Покуда мы говорили только о России и Польше, но ведь в шестидесятые, прославленные теперь как самая беззаботная и полная надежд эпоха, холодком пустоты веяло отовсюду. Холодок этот рождал гибельный азарт, в самых крайних своих проявлениях поднимающийся до дерзости героев античной трагедии. «Всё на продажу» вышел в 1968, «Блоу-ап» Антониони – двумя годами раньше. Фотограф, случайно ставший свидетелем убийства в ветреном тревожном лондонском парке, пытается докричаться до людей, рассказать им о преступлении, заснятом им на пленку, но мало того, что совершенно безуспешно, наутро он приезжает в парк и не находит тела, вся пестрая жизнь как будто говорит ему: а ничего и не было, тебе и твоему якобы беспристрастному объективу все показалось – травы меньше курить надо! В парк приезжает грузовичок с клоунами. Они принимаются понарошку играть в теннис: ни ракеток, ни мяча у них нет, между тем зрители (тоже клоуны) жадно следят за каждым движением игроков и за полетом мяча. «Мяч», вылетев с корта, падает к ногам фотографа. Клоуны жестами и взглядами просят вернуть «мяч». Фотограф колеблется какое-то время, а потом очертя голову принимает игру и делает вид – нет, не делает вид, а по-настоящему бросает игрокам несуществующий мяч. В последних кадрах мы слышим хлопки – мяч отскакивает от ракеток.

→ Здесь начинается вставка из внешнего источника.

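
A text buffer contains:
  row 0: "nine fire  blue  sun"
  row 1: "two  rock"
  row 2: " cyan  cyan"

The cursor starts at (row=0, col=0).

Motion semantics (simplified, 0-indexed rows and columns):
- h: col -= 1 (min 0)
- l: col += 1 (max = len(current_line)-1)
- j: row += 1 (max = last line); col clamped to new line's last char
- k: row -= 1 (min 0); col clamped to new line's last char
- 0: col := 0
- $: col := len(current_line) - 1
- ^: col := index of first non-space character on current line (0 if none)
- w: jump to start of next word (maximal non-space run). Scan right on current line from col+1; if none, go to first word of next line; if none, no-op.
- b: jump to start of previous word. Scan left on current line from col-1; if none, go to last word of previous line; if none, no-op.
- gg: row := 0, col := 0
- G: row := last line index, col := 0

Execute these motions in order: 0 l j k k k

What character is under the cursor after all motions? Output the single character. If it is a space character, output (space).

Answer: i

Derivation:
After 1 (0): row=0 col=0 char='n'
After 2 (l): row=0 col=1 char='i'
After 3 (j): row=1 col=1 char='w'
After 4 (k): row=0 col=1 char='i'
After 5 (k): row=0 col=1 char='i'
After 6 (k): row=0 col=1 char='i'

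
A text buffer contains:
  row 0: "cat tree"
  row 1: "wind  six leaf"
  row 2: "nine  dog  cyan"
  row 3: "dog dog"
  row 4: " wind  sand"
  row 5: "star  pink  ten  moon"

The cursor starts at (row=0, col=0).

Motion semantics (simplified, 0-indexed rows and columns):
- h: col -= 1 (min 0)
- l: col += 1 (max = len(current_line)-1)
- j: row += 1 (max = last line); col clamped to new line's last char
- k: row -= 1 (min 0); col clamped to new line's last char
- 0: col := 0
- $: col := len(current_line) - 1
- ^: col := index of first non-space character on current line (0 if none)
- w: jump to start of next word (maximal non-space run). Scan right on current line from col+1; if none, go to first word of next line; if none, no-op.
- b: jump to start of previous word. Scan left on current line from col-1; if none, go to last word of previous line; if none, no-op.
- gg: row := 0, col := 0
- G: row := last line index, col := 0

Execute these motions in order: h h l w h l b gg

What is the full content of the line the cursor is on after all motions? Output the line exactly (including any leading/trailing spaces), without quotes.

After 1 (h): row=0 col=0 char='c'
After 2 (h): row=0 col=0 char='c'
After 3 (l): row=0 col=1 char='a'
After 4 (w): row=0 col=4 char='t'
After 5 (h): row=0 col=3 char='_'
After 6 (l): row=0 col=4 char='t'
After 7 (b): row=0 col=0 char='c'
After 8 (gg): row=0 col=0 char='c'

Answer: cat tree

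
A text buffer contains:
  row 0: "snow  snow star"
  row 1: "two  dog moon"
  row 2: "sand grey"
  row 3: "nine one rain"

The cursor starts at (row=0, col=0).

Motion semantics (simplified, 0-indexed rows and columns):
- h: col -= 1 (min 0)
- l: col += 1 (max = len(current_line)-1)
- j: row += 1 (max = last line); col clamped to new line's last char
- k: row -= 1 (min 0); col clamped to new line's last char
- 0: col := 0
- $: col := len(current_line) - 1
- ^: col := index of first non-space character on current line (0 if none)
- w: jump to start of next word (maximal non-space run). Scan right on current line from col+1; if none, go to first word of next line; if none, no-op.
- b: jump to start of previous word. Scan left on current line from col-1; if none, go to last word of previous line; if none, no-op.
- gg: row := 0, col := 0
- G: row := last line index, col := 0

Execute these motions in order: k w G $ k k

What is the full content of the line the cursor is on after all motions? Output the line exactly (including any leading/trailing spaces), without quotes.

After 1 (k): row=0 col=0 char='s'
After 2 (w): row=0 col=6 char='s'
After 3 (G): row=3 col=0 char='n'
After 4 ($): row=3 col=12 char='n'
After 5 (k): row=2 col=8 char='y'
After 6 (k): row=1 col=8 char='_'

Answer: two  dog moon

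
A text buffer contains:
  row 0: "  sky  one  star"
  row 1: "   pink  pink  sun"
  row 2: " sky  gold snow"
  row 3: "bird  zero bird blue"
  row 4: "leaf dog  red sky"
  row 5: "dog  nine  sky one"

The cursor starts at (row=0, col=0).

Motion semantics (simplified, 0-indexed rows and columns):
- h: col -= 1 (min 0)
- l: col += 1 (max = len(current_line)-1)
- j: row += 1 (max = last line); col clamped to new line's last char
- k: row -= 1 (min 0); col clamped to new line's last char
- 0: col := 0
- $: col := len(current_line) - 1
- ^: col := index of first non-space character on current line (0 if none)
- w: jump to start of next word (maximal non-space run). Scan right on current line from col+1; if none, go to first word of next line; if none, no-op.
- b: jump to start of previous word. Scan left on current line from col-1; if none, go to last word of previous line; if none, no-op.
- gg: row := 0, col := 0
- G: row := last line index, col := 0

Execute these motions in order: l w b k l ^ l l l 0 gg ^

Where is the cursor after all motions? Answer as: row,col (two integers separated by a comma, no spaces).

After 1 (l): row=0 col=1 char='_'
After 2 (w): row=0 col=2 char='s'
After 3 (b): row=0 col=2 char='s'
After 4 (k): row=0 col=2 char='s'
After 5 (l): row=0 col=3 char='k'
After 6 (^): row=0 col=2 char='s'
After 7 (l): row=0 col=3 char='k'
After 8 (l): row=0 col=4 char='y'
After 9 (l): row=0 col=5 char='_'
After 10 (0): row=0 col=0 char='_'
After 11 (gg): row=0 col=0 char='_'
After 12 (^): row=0 col=2 char='s'

Answer: 0,2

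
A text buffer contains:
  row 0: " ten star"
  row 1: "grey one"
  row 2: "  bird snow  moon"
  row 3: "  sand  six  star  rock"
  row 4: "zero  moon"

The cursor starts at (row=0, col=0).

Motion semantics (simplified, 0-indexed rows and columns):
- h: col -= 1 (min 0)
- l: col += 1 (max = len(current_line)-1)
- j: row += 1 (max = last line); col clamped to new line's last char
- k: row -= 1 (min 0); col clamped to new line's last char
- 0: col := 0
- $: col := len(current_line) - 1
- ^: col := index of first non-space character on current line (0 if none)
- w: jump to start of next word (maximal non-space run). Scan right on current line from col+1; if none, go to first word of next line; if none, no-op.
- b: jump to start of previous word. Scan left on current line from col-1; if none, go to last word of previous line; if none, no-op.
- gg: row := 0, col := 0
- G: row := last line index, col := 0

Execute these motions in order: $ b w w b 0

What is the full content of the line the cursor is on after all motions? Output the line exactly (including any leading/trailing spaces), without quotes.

After 1 ($): row=0 col=8 char='r'
After 2 (b): row=0 col=5 char='s'
After 3 (w): row=1 col=0 char='g'
After 4 (w): row=1 col=5 char='o'
After 5 (b): row=1 col=0 char='g'
After 6 (0): row=1 col=0 char='g'

Answer: grey one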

Последняя песня на главной западной пластинке шестидесятых – «Оркестре клуба одиноких сердец сержанта Пеппера» (1967) – созвучна «Фотоувеличению»:
И в самом конце:
Теперь известно, сколько нужно дырок, чтоб заполнить «Альберт-холл».
После этого мы слышим чудовищное, хаотическое крещендо, завершающееся торжествующим аккордом на четырех роялях.
Снова смерть, фотография, снова пустоты, на этот раз внимательно пересчитанные.
Виктор Шкловский в гневной статье «Верните мяч в игру» обвиняет Антониони и Феллини («8 1/2 ») в суетности и буржуазном нарциссизме, в любовании своим бессилием. Пафос его разделить трудно, но одно он определил верно: мяч действительно в эту эпоху стремительно уходил из игры. Образ пустоты преследовал и Рида Грачева, и Антониони, и Вайду, и Леннона.
Но вернемся теперь к расстрельной яме, бульдозеру и кровавым лоткам. Я ничего не могу с собой поделать: «Катынь» оставляет во мне не ужас, но скорбь, соединенную почти что с радостью. Так же как «Пепел и алмаз». Можно назвать это катарсисом, но как добивается его Вайда, я не совсем понимаю. Очевидно, дело здесь в просветляющей силе памяти, которая удерживает значащее отсутствие, то, что закрывает пустоту и не дает ей поглотить наш мир. С этим же как-то (опять же я не уверен, что понимаю, как) связана неразделимость нравственного и художественного у Вайды. Потому при том отчаянии и ужасе, которыми полны последние кадры «Катыни», только такая неразделимость, почти античная, может вызвать слезы просветления.
Вспомнив об античности, я снова возвращаюсь к мыслям о шестидесятых и о том, что они оставили нам. В недавно вышедшей книге Д.В. Панченко об «Илиаде» есть очень точное определение: Гомер сочетает экзистенциальный пессимизм с онтологическим оптимизмом. Это точно то, что можно сказать о шестидесятых и Вайде: смерть Мачека, Збышека и польских офицеров безобразна и бессмысленна. Смерть не может быть иной, эстетизировать ее не хотели ни Гомер, ни Вайда. Но человеческая память, воплощенная в искусстве, нетленна – в это они верили свято.